US beef exports reached almost 1.5m tonnes in 2022, a 2% increase on 2021, the previous highest year for US beef export volumes.

The growth was concentrated in the earlier part of 2022, with December volumes actually 7% lower than they were for December 2021 at 112,707t, reflecting what the US Meat Exporters Federation (USMEF) described as headwinds in Asian markets late in the year.

These included widespread COVID-19 outbreaks in China, which had been a rapidly expanding beef export for the US in 2021 and 2022.

Additionally, the US dollar had been particularly strong against all major global currencies late in 2022 and this had the effect of making US export products more expensive for buyers in non-US dollar markets.

Reason for record performance

USMEF president and CEO Dan Halstrom described 2022 as a “ground-breaking year for US beef’s international presence, with global demand stronger than I’ve seen in all my years in the industry”.

Given that the US is the world’s largest beef consumer, a strong volume of supply is the first requirement for successful exports, with the second being the strong global demand as described by the USMEF president.

Markets for US beef in 2022

Despite a 4% decline on 2021 export volumes, Japan remained the largest volume market for US beef in 2022, taking 308,735t.

It was followed by South Korea, where export volumes grew by 4% in 2022 reaching 291,748t, but the fastest-growing market for US beef exports was China/Hong Kong, taking 278,294t, a 16% increase on the previous year.

This is particularly impressive given that exports for December fell 31% to 14,863t due to the massive disruption caused by change in COVID-19 policy in China.

The difference in value and volume position of export markets reflects the different product mix

It was also a record year for US beef export values, despite prices falling towards the end of the year.
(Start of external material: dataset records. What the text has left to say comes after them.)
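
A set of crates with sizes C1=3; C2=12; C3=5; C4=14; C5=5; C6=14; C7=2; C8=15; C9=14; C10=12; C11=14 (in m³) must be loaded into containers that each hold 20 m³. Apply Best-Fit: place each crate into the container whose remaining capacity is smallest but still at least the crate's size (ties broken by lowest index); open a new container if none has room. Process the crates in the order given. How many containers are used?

7

C1 (3 m³) → container 1 (remaining 17 m³)
C2 (12 m³) → container 1 (remaining 5 m³)
C3 (5 m³) → container 1 (remaining 0 m³)
C4 (14 m³) → container 2 (remaining 6 m³)
C5 (5 m³) → container 2 (remaining 1 m³)
C6 (14 m³) → container 3 (remaining 6 m³)
C7 (2 m³) → container 3 (remaining 4 m³)
C8 (15 m³) → container 4 (remaining 5 m³)
C9 (14 m³) → container 5 (remaining 6 m³)
C10 (12 m³) → container 6 (remaining 8 m³)
C11 (14 m³) → container 7 (remaining 6 m³)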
Total value for 2022 was $11.68bn (€10.7bn), 10% higher than the previous record set in 2021 and a massive 40% higher than the previous five-year average.

The highest-value market for US beef exports in 2022 was South Korea at $2.7bn (€2.5bn), followed by China/Hong Kong at $2.55bn (€2.36bn).
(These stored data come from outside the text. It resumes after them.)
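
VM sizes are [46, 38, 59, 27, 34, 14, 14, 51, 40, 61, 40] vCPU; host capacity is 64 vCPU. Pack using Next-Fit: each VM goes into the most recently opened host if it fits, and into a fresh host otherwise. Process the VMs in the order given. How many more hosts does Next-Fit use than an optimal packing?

1

Next-Fit: [46] [38] [59] [27,34] [14,14] [51] [40] [61] [40] → 9 hosts.
8 VMs exceed 32 vCPU (half the capacity), and no two of those can share a host, so at least 8 hosts are needed.
An optimal packing achieves that bound: [61] [59] [51] [46,14] [40,14] [40] [38] [34,27] → 8 hosts.
Excess: 9 − 8 = 1.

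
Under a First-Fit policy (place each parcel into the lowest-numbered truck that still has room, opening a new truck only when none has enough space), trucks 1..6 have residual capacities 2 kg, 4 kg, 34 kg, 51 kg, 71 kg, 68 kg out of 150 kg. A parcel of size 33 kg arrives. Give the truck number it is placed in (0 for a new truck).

3

Trucks with room: truck 3 (34 kg), truck 4 (51 kg), truck 5 (71 kg), truck 6 (68 kg).
The first with room is truck 3.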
Despite being the highest volume export market, Japan is the third-highest value market for US beef exports at $2.32bn (€2.15bn).

The difference in value and volume position of export markets reflects the different product mix.

Japan therefore imports larger quantities of lower-value beef cuts, while South Korea imports less volume, but higher-quality more expensive beef cuts.


US beef supply for exporters in 2022 was boosted by a significant cull of cows in drought-affected regions for much of the year.

Such a boost, of course, is temporary and the consequence will be less supply in subsequent years, as ranchers look to rebuild herds, as has been happening in Australia over recent years.

The United States Department of Agriculture (USDA) is forecasting a reduction in US beef supply of 5% in 2023 and this alone will put pressure on US exporters to maintain the record volumes of 2022.

While it is almost a footnote in US meat export analysis, one of the best-performing export markets in growth percentage was the EU and UK. Of course, the growth of 39% in 2022 was from a relatively low base of 14,172t rising to 19,657t, but it is one to watch.

Less beef being produced in the US should increase its demand for imports, but Ireland is unlikely to be competitive once Brazil fills the tariff-free quota that Ireland uses for beef exports to the US.

However, if US supplies hamper exports to Asian markets, it may create an opportunity for Irish exports.

We do not yet have approval for South Korea, but we are in Japan and back into China.

Both these markets have growth potential for Irish beef exports and if there is any restriction on availability of US product, it will add to the opportunity for Irish beef exports to these markets.